If you want a small controller/sequencer that lets you spend more time on the keys than looking at your computer screen, it’s this one.
Arturia’s KeyStep Pro is a 37-key (mini keys) controller with velocity-sensitive keys and aftertouch. It does everything you’d expect from a standard controller; it integrates with your DAW and provides more expressive mini keys than most.
However, the KeyStep Pro isn’t your ordinary controller; it’s more about intuitive performance and bringing hardware together. Its most significant selling points are its onboard sequencer and extensive connectivity options.
It features a four-track, polyphonic step sequencer and a dedicated drum sequencer, both of which are creative performance tools you can use without a DAW. It also has a built-in metronome and OLED screen.
The extensive connectivity we mentioned includes configurable CV/Gate/Mod outputs, which you won’t find on many small controllers. You get additional hands-on control via transport buttons and touch strips.
Nektar Impact LX88+
The best budget 88-key controller
Despite nearing the bottom of our list, the Impact LX88+ has much to offer. We chose it because it provides 88 keys and assignable controls on a budget.
It might not be the most premium controller, but pound for pound (or dollar for dollar), it’s a heavy hitter. It’s also an ideal keyboard controller for beginners who want to go full-size.
The Impact LX88+ is a full-size keyboard controller with 88 semi-weighted keys. It won’t give you the feel of a real piano, but it will provide a decent compromise on a budget.
It provides a wide range of assignable controls, including nine faders and eight knobs. We have to say, we aren’t overly keen on the faders, they don’t feel as good as others on our list. But we also must keep reminding ourselves what’s on offer for the money here.
The pitch and mod wheels feel good enough, our slight complaint is the positioning above the keys instead of to the left.

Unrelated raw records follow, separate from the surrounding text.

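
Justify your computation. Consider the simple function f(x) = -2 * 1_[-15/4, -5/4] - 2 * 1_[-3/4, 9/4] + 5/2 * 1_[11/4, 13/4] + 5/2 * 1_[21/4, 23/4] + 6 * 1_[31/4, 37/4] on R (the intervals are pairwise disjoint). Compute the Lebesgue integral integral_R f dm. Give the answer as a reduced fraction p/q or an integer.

For a simple function f = sum_i c_i * 1_{A_i} with disjoint A_i,
  integral f dm = sum_i c_i * m(A_i).
Lengths of the A_i:
  m(A_1) = -5/4 - (-15/4) = 5/2.
  m(A_2) = 9/4 - (-3/4) = 3.
  m(A_3) = 13/4 - 11/4 = 1/2.
  m(A_4) = 23/4 - 21/4 = 1/2.
  m(A_5) = 37/4 - 31/4 = 3/2.
Contributions c_i * m(A_i):
  (-2) * (5/2) = -5.
  (-2) * (3) = -6.
  (5/2) * (1/2) = 5/4.
  (5/2) * (1/2) = 5/4.
  (6) * (3/2) = 9.
Total: -5 - 6 + 5/4 + 5/4 + 9 = 1/2.

1/2


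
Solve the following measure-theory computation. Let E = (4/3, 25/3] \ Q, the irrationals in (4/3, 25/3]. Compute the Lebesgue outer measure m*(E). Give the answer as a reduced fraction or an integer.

The interval I = (4/3, 25/3] has m(I) = 25/3 - 4/3 = 7 (endpoints are measure-zero, so open/closed/half-open agree). Write I = (I cap Q) u (I \ Q). The rationals in I are countable, so m*(I cap Q) = 0 (cover each rational by intervals whose total length is arbitrarily small). By countable subadditivity m*(I) <= m*(I cap Q) + m*(I \ Q), hence m*(I \ Q) >= m(I) = 7. The reverse inequality m*(I \ Q) <= m*(I) = 7 is trivial since (I \ Q) is a subset of I. Therefore m*(I \ Q) = 7.

7


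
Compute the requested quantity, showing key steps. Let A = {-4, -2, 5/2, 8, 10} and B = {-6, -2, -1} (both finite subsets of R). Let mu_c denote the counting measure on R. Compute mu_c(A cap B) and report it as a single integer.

Counting measure on a finite set equals cardinality. mu_c(A cap B) = |A cap B| (elements appearing in both).
Enumerating the elements of A that also lie in B gives 1 element(s).
So mu_c(A cap B) = 1.

1


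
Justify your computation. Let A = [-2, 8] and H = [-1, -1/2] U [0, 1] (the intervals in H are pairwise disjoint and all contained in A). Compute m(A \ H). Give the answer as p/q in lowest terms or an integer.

The ambient interval has length m(A) = 8 - (-2) = 10.
Since the holes are disjoint and sit inside A, by finite additivity
  m(H) = sum_i (b_i - a_i), and m(A \ H) = m(A) - m(H).
Computing the hole measures:
  m(H_1) = -1/2 - (-1) = 1/2.
  m(H_2) = 1 - 0 = 1.
Summed: m(H) = 1/2 + 1 = 3/2.
So m(A \ H) = 10 - 3/2 = 17/2.

17/2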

You get a complete set of transport controls with easy integration with major DAW software.
The Impact LX88+ has eight velocity-sensitive RGB performance pads, which are surprisingly good. Again, they aren’t like MPC pads, but they are better than some more expensive controllers. There aren’t many more features to mention, but you get the basics, like keyboard zones and modes (split/layer).

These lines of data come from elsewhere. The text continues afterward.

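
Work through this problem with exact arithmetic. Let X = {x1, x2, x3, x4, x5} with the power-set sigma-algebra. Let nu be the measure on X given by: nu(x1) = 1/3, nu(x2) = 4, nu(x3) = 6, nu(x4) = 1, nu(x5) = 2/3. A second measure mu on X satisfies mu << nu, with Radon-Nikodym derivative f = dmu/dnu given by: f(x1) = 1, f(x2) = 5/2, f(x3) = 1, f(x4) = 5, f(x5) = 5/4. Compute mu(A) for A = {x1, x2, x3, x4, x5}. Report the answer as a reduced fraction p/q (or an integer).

By the defining property of the Radon-Nikodym derivative, for every measurable set A,
  mu(A) = integral_A f dnu.
Since nu is a discrete measure concentrated on the atoms of X, the integral over A reduces to the sum
  mu(A) = sum_{x in A} f(x) * nu({x}).
Computing each term:
  x1: f(x1) * nu(x1) = 1 * 1/3 = 1/3.
  x2: f(x2) * nu(x2) = 5/2 * 4 = 10.
  x3: f(x3) * nu(x3) = 1 * 6 = 6.
  x4: f(x4) * nu(x4) = 5 * 1 = 5.
  x5: f(x5) * nu(x5) = 5/4 * 2/3 = 5/6.
Summing: mu(A) = 1/3 + 10 + 6 + 5 + 5/6 = 133/6.

133/6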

Nektar includes a copy of Bitwig 8-track DAW, but it’s just as effective for Pro Tools or for Studio One, etc.
The best for FL Studio
We love Akai controllers, but admittedly, the Fire isn’t one of our favorites. It’s one of those products that was a bit hit-and-miss with its target audience.
We decided to include it because it’s purpose-built for FL Studio, and that makes it potentially the best controller for FL Studio. You’ll love it or hate it, but for the right user, it deserves to be on the list.
The Akai Fire is a grid controller for FL Studio. It’s the first dedicated controller for FL Studio. It features a powerful 4×16 matrix with velocity-sensitive pads. The layout mirrors what FL Studio users will already be used to, making it a smooth transition.
Instead of looking to add new functionality, the Fire controller aims to provide as close to a mouse-free experience as you can get. You can navigate menus, the channel rack, the browser, and the toolbar without touching a mouse.
It has a small but useful display and dedicated transport controls. The transport controls are handy when overdubbing, allowing you to jam over previously recorded parts until you are ready to record again.
The velocity-sensitive pads are small and take some getting used to, especially in performance mode. Performance mode lets you play instruments in real-time, as you would with a MIDI keyboard. Sequencing is far easier, and that’s where the Fire has the most value because it’s such a time saver.
We’ve picked 10 of the best MIDI controllers available in various shapes and sizes. Our list has everything from compact keyboard controllers to full-size hammer-action keys and everything in between.
We’ve also catered to different DAWs and budgets, so there’s something to suit everyone. Whatever you need, it’s probably on this list.